Yo mismo estaba muy lejos de ser insensible a esta encarnación de la violencia entre nosotros, y me batí rápidamente en retirada para evitar ulteriores consideraciones. Mientras la guerra continuaba y la violencia de la vida real se acercaba peligrosamente, me concentré durante un tiempo en el humor y la ciencia ficción. No fue hasta 1945, cuando apareció mi primera recopilación de relatos cortos, The Opener of the Way (El que abre el camino), que rematé su contenido con un nuevo esfuerzo, One Way to Mars (Viaje de ida a Marte), en el cual es utilizada una forma seudocienciaficcionística para describir la fuga psicótica de la violencia de un hombre contemporáneo.

Un año más tarde escribí mi primera novela, The Scarf…, el relato en primera persona de un terrible asesino. Desde entonces, aunque sigo utilizando la fantasía y la ciencia ficción para la sátira y la crítica social, he dedicado muchos de mis posteriores relatos cortos y casi todas mis novelas Spiderweb (Tela de araña), Shooting Star (Estrella fugaz), The Kidnaper (El secuestrador), The Will to KM (El deseo de matar), Psycho (Psicópata), The Dead Beat (El gorrón), Firebug (Pirómano), The Couch (El diván), Terror a un examen directo de la violencia en nuestra sociedad.

Psycho fue inspirada por el reportaje periodístico en cierto modo suavizado de una masacre en una pequeña ciudad cercana a donde yo residía; desconocía todos los detalles precisos de los crímenes, pero me pregunté qué tipo de individuo podía ser capaz de perpetrarlos mientras vivía una vida de ciudadano aparentemente normal en un ambiente convencional dominado por los chismorrees.
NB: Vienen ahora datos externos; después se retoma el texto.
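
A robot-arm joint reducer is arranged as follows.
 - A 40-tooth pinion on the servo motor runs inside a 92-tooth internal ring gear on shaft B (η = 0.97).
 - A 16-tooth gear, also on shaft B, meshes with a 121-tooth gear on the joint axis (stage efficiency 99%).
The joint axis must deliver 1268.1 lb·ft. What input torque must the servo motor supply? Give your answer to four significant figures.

Overall ratio R = 2.3 × 7.5625 = 17.394; overall efficiency η = 0.97 × 0.99 = 0.9603.
Input torque = output torque / (R × η) = 1268.1 / (17.394 × 0.9603) = 75.92 lb·ft.

75.92 lb·ft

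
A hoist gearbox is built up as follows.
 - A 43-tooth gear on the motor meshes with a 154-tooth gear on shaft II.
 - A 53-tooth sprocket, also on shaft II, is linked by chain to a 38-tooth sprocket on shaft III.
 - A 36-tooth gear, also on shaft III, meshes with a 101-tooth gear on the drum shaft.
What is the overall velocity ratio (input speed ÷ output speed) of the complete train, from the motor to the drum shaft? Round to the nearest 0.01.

7.20

Each stage contributes driven/driver: gear mesh 154/43 = 3.5814, chain 38/53 = 0.71698, gear mesh 101/36 = 2.8056.
Overall: 3.5814 × 0.71698 × 2.8056 = 7.2041.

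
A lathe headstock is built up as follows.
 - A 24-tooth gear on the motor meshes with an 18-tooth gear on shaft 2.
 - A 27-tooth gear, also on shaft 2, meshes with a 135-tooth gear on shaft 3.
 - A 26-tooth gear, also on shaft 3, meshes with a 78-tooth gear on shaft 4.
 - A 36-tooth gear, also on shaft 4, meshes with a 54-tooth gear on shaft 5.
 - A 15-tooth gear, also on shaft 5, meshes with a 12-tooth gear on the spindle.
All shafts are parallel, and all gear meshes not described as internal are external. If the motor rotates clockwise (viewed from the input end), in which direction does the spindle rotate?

the motor → shaft 2: external mesh, 1 reversal → CCW.
shaft 2 → shaft 3: external mesh, 1 reversal → CW.
shaft 3 → shaft 4: external mesh, 1 reversal → CCW.
shaft 4 → shaft 5: external mesh, 1 reversal → CW.
shaft 5 → the spindle: external mesh, 1 reversal → CCW.
5 reversals in total — an odd number — so the spindle turns opposite to the motor.

counterclockwise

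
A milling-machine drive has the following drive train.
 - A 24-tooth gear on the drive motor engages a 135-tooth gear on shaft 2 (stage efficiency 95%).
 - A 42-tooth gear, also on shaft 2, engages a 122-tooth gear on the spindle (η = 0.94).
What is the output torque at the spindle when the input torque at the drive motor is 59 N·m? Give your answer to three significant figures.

After the gear mesh (135/24): 59 × 5.625 × 0.95 = 315.28 N·m
After the gear mesh (122/42): 315.28 × 2.9048 × 0.94 = 860.87 N·m

861 N·m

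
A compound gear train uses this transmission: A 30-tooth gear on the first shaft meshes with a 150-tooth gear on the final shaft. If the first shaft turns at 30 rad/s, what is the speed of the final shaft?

6 rad/s

the first shaft → the final shaft (gear mesh, 150/30): 30 ÷ 5 = 6 rad/s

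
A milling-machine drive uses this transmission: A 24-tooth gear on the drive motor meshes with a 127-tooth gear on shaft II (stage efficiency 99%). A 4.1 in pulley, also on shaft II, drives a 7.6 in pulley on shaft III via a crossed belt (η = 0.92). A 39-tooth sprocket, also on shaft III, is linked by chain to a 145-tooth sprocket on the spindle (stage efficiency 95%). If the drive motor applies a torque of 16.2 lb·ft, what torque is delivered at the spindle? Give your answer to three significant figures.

511 lb·ft

gear mesh 127/24 = 5.2917 → τ = 16.2·5.2917·0.99 = 84.868 lb·ft
belt 7.6/4.1 = 1.8537 → τ = 84.868·1.8537·0.92 = 144.73 lb·ft
chain 145/39 = 3.7179 → τ = 144.73·3.7179·0.95 = 511.2 lb·ft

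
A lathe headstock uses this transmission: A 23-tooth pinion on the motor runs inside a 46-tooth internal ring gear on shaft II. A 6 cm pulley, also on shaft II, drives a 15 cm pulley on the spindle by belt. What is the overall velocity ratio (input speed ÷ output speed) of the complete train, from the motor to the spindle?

5

Each stage contributes driven/driver: internal gear 46/23 = 2, belt 15/6 = 2.5.
Overall: 2 × 2.5 = 5.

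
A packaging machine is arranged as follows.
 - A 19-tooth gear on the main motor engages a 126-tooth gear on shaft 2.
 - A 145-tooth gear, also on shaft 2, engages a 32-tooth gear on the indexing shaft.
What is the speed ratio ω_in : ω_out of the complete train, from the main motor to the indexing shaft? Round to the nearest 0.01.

1.46

Each stage contributes driven/driver: gear mesh 126/19 = 6.6316, gear mesh 32/145 = 0.22069.
Overall: 6.6316 × 0.22069 = 1.4635.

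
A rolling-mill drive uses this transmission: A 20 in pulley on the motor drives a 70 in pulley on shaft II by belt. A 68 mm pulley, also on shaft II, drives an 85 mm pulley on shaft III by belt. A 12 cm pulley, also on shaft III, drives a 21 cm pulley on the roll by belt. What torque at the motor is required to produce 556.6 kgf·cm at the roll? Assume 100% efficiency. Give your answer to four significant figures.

Overall ratio R = 3.5 × 1.25 × 1.75 = 7.6562.
Input torque = output torque / R = 556.6 / 7.6562 = 72.699 kgf·cm.

72.70 kgf·cm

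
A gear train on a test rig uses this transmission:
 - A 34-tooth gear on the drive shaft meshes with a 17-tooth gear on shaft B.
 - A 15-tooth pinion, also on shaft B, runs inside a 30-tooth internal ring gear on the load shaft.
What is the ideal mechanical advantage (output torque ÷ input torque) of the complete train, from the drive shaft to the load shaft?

1

Each stage contributes driven/driver: gear mesh 17/34 = 0.5, internal gear 30/15 = 2.
Overall: 0.5 × 2 = 1.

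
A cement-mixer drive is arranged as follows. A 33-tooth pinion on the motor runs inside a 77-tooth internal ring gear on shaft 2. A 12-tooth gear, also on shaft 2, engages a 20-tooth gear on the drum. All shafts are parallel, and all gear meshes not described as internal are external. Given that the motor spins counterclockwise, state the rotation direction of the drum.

clockwise

the motor → shaft 2: internal mesh, same direction → CCW.
shaft 2 → the drum: external mesh, 1 reversal → CW.
1 reversal in total — an odd number — so the drum turns opposite to the motor.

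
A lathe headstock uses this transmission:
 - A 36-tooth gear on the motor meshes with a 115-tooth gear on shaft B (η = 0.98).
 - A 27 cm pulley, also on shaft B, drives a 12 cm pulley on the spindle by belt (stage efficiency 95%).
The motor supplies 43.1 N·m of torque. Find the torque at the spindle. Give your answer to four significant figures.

56.97 N·m

After the gear mesh (115/36): 43.1 × 3.1944 × 0.98 = 134.93 N·m
After the belt (12/27): 134.93 × 0.44444 × 0.95 = 56.969 N·m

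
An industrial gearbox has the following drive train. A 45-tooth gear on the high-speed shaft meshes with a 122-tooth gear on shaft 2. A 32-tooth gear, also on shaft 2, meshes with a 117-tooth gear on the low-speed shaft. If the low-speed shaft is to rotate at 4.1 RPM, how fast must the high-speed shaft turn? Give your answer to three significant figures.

40.6 RPM

Overall ratio R = 2.7111 × 3.6562 = 9.9125.
Required input speed = output speed × R = 4.1 × 9.9125 = 40.641 RPM.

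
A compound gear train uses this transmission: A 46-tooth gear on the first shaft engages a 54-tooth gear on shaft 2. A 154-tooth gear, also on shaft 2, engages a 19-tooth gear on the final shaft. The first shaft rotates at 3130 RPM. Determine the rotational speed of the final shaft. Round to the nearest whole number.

21611 RPM

the first shaft → shaft 2 (gear mesh, 54/46): 3130 ÷ 1.1739 = 2666.3 RPM
shaft 2 → the final shaft (gear mesh, 19/154): 2666.3 ÷ 0.12338 = 21611 RPM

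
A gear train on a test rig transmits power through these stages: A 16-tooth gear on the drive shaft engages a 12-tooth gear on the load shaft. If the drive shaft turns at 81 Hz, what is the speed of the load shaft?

108 Hz

gear mesh 12/16 = 0.75 → 81/0.75 = 108 Hz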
Creé mi esquizofrénico personaje de una forma que pensé era por completo personal, sólo para descubrir, algunos años más tarde, que la parte racional que había concebido para él estaba estremecedoramente cerca de la aberrante realidad.
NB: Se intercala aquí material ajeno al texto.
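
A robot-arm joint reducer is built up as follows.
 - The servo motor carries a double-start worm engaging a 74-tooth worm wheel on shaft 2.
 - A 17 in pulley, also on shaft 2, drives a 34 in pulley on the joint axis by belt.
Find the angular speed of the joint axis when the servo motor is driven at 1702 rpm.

23 rpm

Worm: ratio = 74/2 = 37, so shaft 2 turns at 1702 / 37 = 46 rpm.
Belt: ratio = 34/17 = 2, so the joint axis turns at 46 / 2 = 23 rpm.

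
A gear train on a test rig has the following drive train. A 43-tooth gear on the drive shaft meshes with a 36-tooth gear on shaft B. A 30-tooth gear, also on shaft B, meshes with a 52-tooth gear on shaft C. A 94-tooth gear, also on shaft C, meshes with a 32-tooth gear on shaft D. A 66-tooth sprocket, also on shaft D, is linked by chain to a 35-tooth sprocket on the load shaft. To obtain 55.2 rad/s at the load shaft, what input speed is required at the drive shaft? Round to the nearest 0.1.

14.5 rad/s

Overall ratio R = 0.83721 × 1.7333 × 0.34043 × 0.5303 = 0.26198.
Required input speed = output speed × R = 55.2 × 0.26198 = 14.461 rad/s.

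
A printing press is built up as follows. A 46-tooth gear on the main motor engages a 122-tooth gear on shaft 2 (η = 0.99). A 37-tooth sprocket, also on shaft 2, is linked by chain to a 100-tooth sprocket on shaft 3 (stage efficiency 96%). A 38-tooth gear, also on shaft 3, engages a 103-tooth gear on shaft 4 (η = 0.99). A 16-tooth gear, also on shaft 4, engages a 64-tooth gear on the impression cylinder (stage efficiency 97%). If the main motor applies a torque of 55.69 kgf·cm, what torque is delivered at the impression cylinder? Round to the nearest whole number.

3950 kgf·cm

gear mesh 122/46 = 2.6522 → τ = 55.69·2.6522·0.99 = 146.22 kgf·cm
chain 100/37 = 2.7027 → τ = 146.22·2.7027·0.96 = 379.39 kgf·cm
gear mesh 103/38 = 2.7105 → τ = 379.39·2.7105·0.99 = 1018.1 kgf·cm
gear mesh 64/16 = 4 → τ = 1018.1·4·0.97 = 3950.1 kgf·cm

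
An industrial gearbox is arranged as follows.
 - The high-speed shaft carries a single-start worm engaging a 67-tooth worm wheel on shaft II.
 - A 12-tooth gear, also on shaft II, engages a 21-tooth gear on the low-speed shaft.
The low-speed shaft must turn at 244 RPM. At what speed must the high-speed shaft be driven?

Overall ratio R = 67 × 1.75 = 117.25.
Required input speed = output speed × R = 244 × 117.25 = 28609 RPM.

28609 RPM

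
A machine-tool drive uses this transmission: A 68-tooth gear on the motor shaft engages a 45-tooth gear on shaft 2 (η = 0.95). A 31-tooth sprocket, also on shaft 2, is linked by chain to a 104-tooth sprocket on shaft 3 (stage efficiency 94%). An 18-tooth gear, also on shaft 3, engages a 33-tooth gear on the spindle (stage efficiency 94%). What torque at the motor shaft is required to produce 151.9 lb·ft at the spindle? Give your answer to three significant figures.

Overall ratio R = 0.66176 × 3.3548 × 1.8333 = 4.0702; overall efficiency η = 0.95 × 0.94 × 0.94 = 0.8394.
Input torque = output torque / (R × η) = 151.9 / (4.0702 × 0.8394) = 44.459 lb·ft.

44.5 lb·ft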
Algunos de mis otros personajes demostraron ser también un poco demasiado reales para mi tranquilidad. Cuando escribí The Scarf, por ejemplo, los editores insistieron en eliminar una breve escena en la cual el protagonista se dedica a una especie de fantasía sádica; imagina lo que sentiría tomando un rifle de largo alcance, subiendo al tejado de un alto edificio y empezando a disparar al azar contra la gente de abajo. Era algo inverosímil, dijeron los editores. Hoy, yo soy quien ha reído el último…, aunque mi risa no es precisamente de alegría.
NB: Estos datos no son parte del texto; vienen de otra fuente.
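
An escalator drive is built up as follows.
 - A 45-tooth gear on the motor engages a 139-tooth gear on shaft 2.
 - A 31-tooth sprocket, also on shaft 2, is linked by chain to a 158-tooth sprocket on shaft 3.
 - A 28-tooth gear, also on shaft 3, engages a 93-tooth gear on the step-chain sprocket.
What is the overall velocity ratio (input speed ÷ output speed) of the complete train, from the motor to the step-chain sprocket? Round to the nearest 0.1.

52.3

Each stage contributes driven/driver: gear mesh 139/45 = 3.0889, chain 158/31 = 5.0968, gear mesh 93/28 = 3.3214.
Overall: 3.0889 × 5.0968 × 3.3214 = 52.29.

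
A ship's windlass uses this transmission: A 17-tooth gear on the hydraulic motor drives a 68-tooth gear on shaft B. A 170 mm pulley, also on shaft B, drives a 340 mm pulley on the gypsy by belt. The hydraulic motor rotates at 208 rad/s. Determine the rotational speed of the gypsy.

gear mesh 68/17 = 4 → 208/4 = 52 rad/s
belt 340/170 = 2 → 52/2 = 26 rad/s

26 rad/s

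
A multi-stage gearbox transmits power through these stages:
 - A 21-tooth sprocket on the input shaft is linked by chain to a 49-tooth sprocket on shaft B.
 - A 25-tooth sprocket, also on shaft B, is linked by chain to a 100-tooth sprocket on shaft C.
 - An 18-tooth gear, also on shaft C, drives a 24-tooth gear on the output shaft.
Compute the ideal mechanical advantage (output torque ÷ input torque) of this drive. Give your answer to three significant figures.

Each stage contributes driven/driver: chain 49/21 = 2.3333, chain 100/25 = 4, gear mesh 24/18 = 1.3333.
Overall: 2.3333 × 4 × 1.3333 = 12.444.

12.4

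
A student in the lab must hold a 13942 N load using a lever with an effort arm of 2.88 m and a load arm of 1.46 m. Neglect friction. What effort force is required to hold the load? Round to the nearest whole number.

Lever MA = effort arm / load arm = 2.88/1.46 = 1.9726.
Effort = load / MA = 13942 / 1.9726 = 7067.8 N.

7068 N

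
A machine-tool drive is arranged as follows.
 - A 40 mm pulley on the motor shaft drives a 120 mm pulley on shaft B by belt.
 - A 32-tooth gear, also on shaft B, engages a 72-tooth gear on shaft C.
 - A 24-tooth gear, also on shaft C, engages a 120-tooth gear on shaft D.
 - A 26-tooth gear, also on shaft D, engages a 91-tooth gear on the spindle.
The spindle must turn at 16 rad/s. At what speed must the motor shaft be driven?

Overall ratio R = 3 × 2.25 × 5 × 3.5 = 118.12.
Required input speed = output speed × R = 16 × 118.12 = 1890 rad/s.

1890 rad/s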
The Scarf, incidentalmente, acaba de ser reeditada en libro de bolsillo. Tras veinte años, he revisado naturalmente el libro para poner al día algunas expresiones y referencias. Pero mi protagonista no ha necesitado ningún cambio; el paso del tiempo ha hecho el trabajo por mí. Hace veinte años lo describí como un monstruo…; hoy surge como un antihéroe.